Stadtbibliothek : Grünes Licht für alle Leseratten

In der Kempener Stadtbibliothek gründet sich wieder der Sommerleseclub. Die Kinder können in einem gesonderten Raum in Ruhe lesen. Sie können ein Logbuch gestalten und Stempel sammeln.

Hunderte von Büchern warten auf viele Kinder und Erwachsene, die sich in diesem Jahr am Sommerleseclub der Stadtbibliothek beteiligen wollen. Wieder kann sich die Bibliothek über eine großzügige Bücherspende des Moses-Verlags freuen. Nina Tebartz und Friederike Wehse kamen am Donnerstagmorgen mit ihren Bücherschätzen in der Bibliothek im Kulturforum Franziskanerkloster an. Weiterhin wird das Projekt landesweit vom Kultursekretariat Gütersloh und dem Ministerium für Kultur und Wissenschaft des Landes NRW gefördert.

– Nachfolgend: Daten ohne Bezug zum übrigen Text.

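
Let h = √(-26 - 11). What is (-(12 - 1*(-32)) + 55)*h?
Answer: 11*I*√37 ≈ 66.91*I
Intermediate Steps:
h = I*√37 (h = √(-37) = I*√37 ≈ 6.0828*I)
(-(12 - 1*(-32)) + 55)*h = (-(12 - 1*(-32)) + 55)*(I*√37) = (-(12 + 32) + 55)*(I*√37) = (-1*44 + 55)*(I*√37) = (-44 + 55)*(I*√37) = 11*(I*√37) = 11*I*√37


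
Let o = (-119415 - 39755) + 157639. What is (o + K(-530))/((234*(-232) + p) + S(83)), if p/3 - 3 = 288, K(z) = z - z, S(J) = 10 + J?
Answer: 1531/53322 ≈ 0.028712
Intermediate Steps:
o = -1531 (o = -159170 + 157639 = -1531)
K(z) = 0
p = 873 (p = 9 + 3*288 = 9 + 864 = 873)
(o + K(-530))/((234*(-232) + p) + S(83)) = (-1531 + 0)/((234*(-232) + 873) + (10 + 83)) = -1531/((-54288 + 873) + 93) = -1531/(-53415 + 93) = -1531/(-53322) = -1531*(-1/53322) = 1531/53322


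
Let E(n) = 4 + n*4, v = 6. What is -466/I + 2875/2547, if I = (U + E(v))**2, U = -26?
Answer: -587701/5094 ≈ -115.37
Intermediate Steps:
E(n) = 4 + 4*n
I = 4 (I = (-26 + (4 + 4*6))**2 = (-26 + (4 + 24))**2 = (-26 + 28)**2 = 2**2 = 4)
-466/I + 2875/2547 = -466/4 + 2875/2547 = -466*1/4 + 2875*(1/2547) = -233/2 + 2875/2547 = -587701/5094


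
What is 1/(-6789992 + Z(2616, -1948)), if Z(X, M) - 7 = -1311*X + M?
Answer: -1/10221509 ≈ -9.7833e-8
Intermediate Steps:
Z(X, M) = 7 + M - 1311*X (Z(X, M) = 7 + (-1311*X + M) = 7 + (M - 1311*X) = 7 + M - 1311*X)
1/(-6789992 + Z(2616, -1948)) = 1/(-6789992 + (7 - 1948 - 1311*2616)) = 1/(-6789992 + (7 - 1948 - 3429576)) = 1/(-6789992 - 3431517) = 1/(-10221509) = -1/10221509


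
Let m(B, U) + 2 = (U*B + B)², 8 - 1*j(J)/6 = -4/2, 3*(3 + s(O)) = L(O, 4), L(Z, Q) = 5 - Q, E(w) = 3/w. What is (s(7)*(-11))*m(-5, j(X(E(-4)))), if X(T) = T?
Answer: 8186024/3 ≈ 2.7287e+6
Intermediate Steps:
s(O) = -8/3 (s(O) = -3 + (5 - 1*4)/3 = -3 + (5 - 4)/3 = -3 + (⅓)*1 = -3 + ⅓ = -8/3)
j(J) = 60 (j(J) = 48 - (-24)/2 = 48 - 6*(-2) = 48 + 12 = 60)
m(B, U) = -2 + (B + B*U)² (m(B, U) = -2 + (U*B + B)² = -2 + (B*U + B)² = -2 + (B + B*U)²)
(s(7)*(-11))*m(-5, j(X(E(-4)))) = (-8/3*(-11))*(-2 + (-5)²*(1 + 60)²) = 88*(-2 + 25*61²)/3 = 88*(-2 + 25*3721)/3 = 88*(-2 + 93025)/3 = (88/3)*93023 = 8186024/3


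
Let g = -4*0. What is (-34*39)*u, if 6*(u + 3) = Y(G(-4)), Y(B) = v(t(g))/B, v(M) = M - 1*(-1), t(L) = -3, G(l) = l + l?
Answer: 15691/4 ≈ 3922.8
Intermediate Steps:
G(l) = 2*l
g = 0
v(M) = 1 + M (v(M) = M + 1 = 1 + M)
Y(B) = -2/B (Y(B) = (1 - 3)/B = -2/B)
u = -71/24 (u = -3 + (-2/(2*(-4)))/6 = -3 + (-2/(-8))/6 = -3 + (-2*(-⅛))/6 = -3 + (⅙)*(¼) = -3 + 1/24 = -71/24 ≈ -2.9583)
(-34*39)*u = -34*39*(-71/24) = -1326*(-71/24) = 15691/4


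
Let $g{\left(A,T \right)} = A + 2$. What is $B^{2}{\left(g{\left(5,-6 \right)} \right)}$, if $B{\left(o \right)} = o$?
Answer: $49$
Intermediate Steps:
$g{\left(A,T \right)} = 2 + A$
$B^{2}{\left(g{\left(5,-6 \right)} \right)} = \left(2 + 5\right)^{2} = 7^{2} = 49$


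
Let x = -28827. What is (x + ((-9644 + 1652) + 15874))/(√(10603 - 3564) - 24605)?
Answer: 515351725/605398986 + 20945*√7039/605398986 ≈ 0.85416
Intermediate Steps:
(x + ((-9644 + 1652) + 15874))/(√(10603 - 3564) - 24605) = (-28827 + ((-9644 + 1652) + 15874))/(√(10603 - 3564) - 24605) = (-28827 + (-7992 + 15874))/(√7039 - 24605) = (-28827 + 7882)/(-24605 + √7039) = -20945/(-24605 + √7039)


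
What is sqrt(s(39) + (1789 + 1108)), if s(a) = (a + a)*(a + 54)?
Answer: sqrt(10151) ≈ 100.75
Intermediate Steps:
s(a) = 2*a*(54 + a) (s(a) = (2*a)*(54 + a) = 2*a*(54 + a))
sqrt(s(39) + (1789 + 1108)) = sqrt(2*39*(54 + 39) + (1789 + 1108)) = sqrt(2*39*93 + 2897) = sqrt(7254 + 2897) = sqrt(10151)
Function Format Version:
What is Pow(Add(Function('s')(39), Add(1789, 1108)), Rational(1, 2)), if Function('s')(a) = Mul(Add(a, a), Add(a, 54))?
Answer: Pow(10151, Rational(1, 2)) ≈ 100.75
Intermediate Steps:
Function('s')(a) = Mul(2, a, Add(54, a)) (Function('s')(a) = Mul(Mul(2, a), Add(54, a)) = Mul(2, a, Add(54, a)))
Pow(Add(Function('s')(39), Add(1789, 1108)), Rational(1, 2)) = Pow(Add(Mul(2, 39, Add(54, 39)), Add(1789, 1108)), Rational(1, 2)) = Pow(Add(Mul(2, 39, 93), 2897), Rational(1, 2)) = Pow(Add(7254, 2897), Rational(1, 2)) = Pow(10151, Rational(1, 2))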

Bürgermeister Volker Rübo und Bibliotheksleiterin Ursula Wiltsch freuten sich über das erneute Geschenk des Kempener Verlages. Das tat übrigens auch Ella (14), die gerade ein Tagespraktikum in der Stadtbücherei machte und dafür genau den richtigen Tag erwischt hatte. Sie liest nämlich sehr viel, hat auch selbst schon am Sommerleseclub teilgenommen. Ella liebt die Vielfalt der Bücherwelt. Fantasybücher favorisiert sie, aber es dürfen auch lustige oder spannende Sachen sein. Zu Hause gibt es bereits viel Literatur, außerdem besitzen ihre Mutter und ihre Geschwister Bibliothekskarten. Im vergangenen Jahr gewann sie einen Preis beim Club. Ob sie das dieses Jahr schaffen würde, war sie sich nicht sicher, denn zunächst stehen erst einmal Ferien im Allgäu an. Aber einen Stapel aus dem Angebot hatte sie sich schon ausgesucht.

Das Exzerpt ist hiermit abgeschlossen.